Koalisi masyarakat sipil menjelaskan, pemohon berdalil bahwa pelarangan penggunaan Narkotika Golongan I untuk pelayanan kesehatan melalui ketentuan Penjelasan Pasal 6 ayat (1) huruf a dan Pasal 8 ayat (1) UU Narkotika telah bertentangan dengan UUD 1945 yang menjamin hak warga negara untuk memperoleh pelayanan kesehatan (Pasal 28H ayat 1) dan memperoleh manfaat dari perkembangan ilmu pengetahuan dan teknologi (Pasal 26C ayat 1).

Selain pemohon perseorangan tersebut, beberapa lembaga non-pemerintah juga bergabung sebagai para pemohon dalam uji materil ini yakni ICJR, LBH Masyarakat, dan Rumah Cemara yang selama ini banyak menyoroti masalah pengaturan dan penegakan UU Narkotika.

“Sebagaimana diketahui, pasal-pasal karet dalam UU Narkotika yang perumusannya sangat luas dan multitafsir telah digunakan oleh aparat penegak hukum untuk juga menyasar orang-orang yang menggunakan narkotika meskipun dengan tujuan pengobatan,” terangnya.
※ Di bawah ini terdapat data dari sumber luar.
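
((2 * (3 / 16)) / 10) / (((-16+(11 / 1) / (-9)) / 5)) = -27 / 2480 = -0.01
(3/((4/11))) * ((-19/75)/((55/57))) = -1083/500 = -2.17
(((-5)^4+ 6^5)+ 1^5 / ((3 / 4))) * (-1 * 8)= -201656 / 3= -67218.67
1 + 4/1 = 5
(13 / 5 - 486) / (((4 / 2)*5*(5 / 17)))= -41089 / 250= -164.36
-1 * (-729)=729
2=2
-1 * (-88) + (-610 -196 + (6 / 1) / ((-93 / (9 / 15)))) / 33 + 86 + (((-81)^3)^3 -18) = -767734059544149830911 / 5115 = -150094635296998989.43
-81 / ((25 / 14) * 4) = -567 / 50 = -11.34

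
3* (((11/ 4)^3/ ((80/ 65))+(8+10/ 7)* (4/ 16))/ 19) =414051/ 136192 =3.04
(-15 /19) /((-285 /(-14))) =-14 /361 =-0.04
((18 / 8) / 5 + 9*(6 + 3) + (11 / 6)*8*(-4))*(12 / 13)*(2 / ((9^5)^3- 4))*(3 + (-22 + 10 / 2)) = -38276 / 13382923586151925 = -0.00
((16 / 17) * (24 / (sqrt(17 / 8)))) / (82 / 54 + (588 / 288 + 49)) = 165888 * sqrt(34) / 3281017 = 0.29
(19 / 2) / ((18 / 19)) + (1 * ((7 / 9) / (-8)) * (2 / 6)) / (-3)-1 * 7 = 1969 / 648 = 3.04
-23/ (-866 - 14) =23/ 880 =0.03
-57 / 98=-0.58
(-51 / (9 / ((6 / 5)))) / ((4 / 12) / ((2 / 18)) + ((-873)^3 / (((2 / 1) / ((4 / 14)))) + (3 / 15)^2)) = 1190 / 16633464893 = 0.00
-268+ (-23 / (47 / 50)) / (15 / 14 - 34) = -5790656 / 21667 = -267.26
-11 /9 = -1.22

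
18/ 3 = 6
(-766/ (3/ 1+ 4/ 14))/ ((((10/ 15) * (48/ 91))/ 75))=-18297825/ 368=-49722.35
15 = 15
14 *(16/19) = 224/19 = 11.79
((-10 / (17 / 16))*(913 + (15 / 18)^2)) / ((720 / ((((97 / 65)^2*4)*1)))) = -106.39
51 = 51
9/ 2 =4.50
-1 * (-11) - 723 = -712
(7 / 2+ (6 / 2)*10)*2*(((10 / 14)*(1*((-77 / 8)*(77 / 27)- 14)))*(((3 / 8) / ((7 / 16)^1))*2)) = -428465 / 126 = -3400.52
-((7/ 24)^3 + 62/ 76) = -220789/ 262656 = -0.84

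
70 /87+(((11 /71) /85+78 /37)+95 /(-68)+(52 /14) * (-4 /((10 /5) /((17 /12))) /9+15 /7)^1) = 284681260201 /34268637060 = 8.31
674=674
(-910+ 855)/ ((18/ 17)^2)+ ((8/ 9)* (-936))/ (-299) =-344849/ 7452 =-46.28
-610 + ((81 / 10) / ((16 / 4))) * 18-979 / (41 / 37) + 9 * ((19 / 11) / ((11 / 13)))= -142744431 / 99220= -1438.67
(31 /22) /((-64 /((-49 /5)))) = 1519 /7040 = 0.22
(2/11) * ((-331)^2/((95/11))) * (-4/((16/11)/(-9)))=10846539/190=57087.05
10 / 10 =1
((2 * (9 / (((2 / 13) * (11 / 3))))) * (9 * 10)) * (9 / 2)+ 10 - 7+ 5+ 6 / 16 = 1137977 / 88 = 12931.56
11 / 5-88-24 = -109.80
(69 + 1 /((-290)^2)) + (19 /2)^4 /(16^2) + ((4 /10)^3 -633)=-229126329867 /430592000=-532.12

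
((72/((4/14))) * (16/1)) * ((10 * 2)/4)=20160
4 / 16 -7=-6.75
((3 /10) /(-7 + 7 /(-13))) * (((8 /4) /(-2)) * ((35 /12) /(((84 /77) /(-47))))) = -5.00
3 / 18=1 / 6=0.17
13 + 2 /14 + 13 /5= 551 /35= 15.74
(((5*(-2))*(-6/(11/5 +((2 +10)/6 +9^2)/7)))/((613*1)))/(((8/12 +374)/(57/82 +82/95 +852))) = 698167995/44012708536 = 0.02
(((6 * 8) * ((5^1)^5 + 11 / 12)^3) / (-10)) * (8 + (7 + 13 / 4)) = -3852998025059663 / 1440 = -2675693072958.10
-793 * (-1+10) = -7137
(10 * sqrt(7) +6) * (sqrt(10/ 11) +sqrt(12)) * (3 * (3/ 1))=18 * (3 +5 * sqrt(7)) * (sqrt(110) +22 * sqrt(3))/ 11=1290.45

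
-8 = -8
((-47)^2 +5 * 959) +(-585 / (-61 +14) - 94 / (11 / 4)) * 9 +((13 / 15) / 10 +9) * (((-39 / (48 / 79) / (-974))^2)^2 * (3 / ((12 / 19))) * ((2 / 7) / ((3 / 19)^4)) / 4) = 141260478972855230146071958189 / 20747730883489169198284800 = 6808.48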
Koalisi masyarakat sipil mencontohkan, hal ini terjadi dalam kasus Fidelis pada 2017 di Sanggau serta kasus terbaru yang sempat muncul yakni kasus Reyndhart Rossy N. Siahaan pada Mei 2020. Padahal dalam UU Narkotika khususnya Pasal 4 huruf a sebenarnya telah ditekankan bahwa tujuan pembuatan undang-undang ini adalah untuk menjamin ketersediaan narkotika untuk kepentingan pelayanan kesehatan juga pengembangan ilmu pengetahuan dan teknologi.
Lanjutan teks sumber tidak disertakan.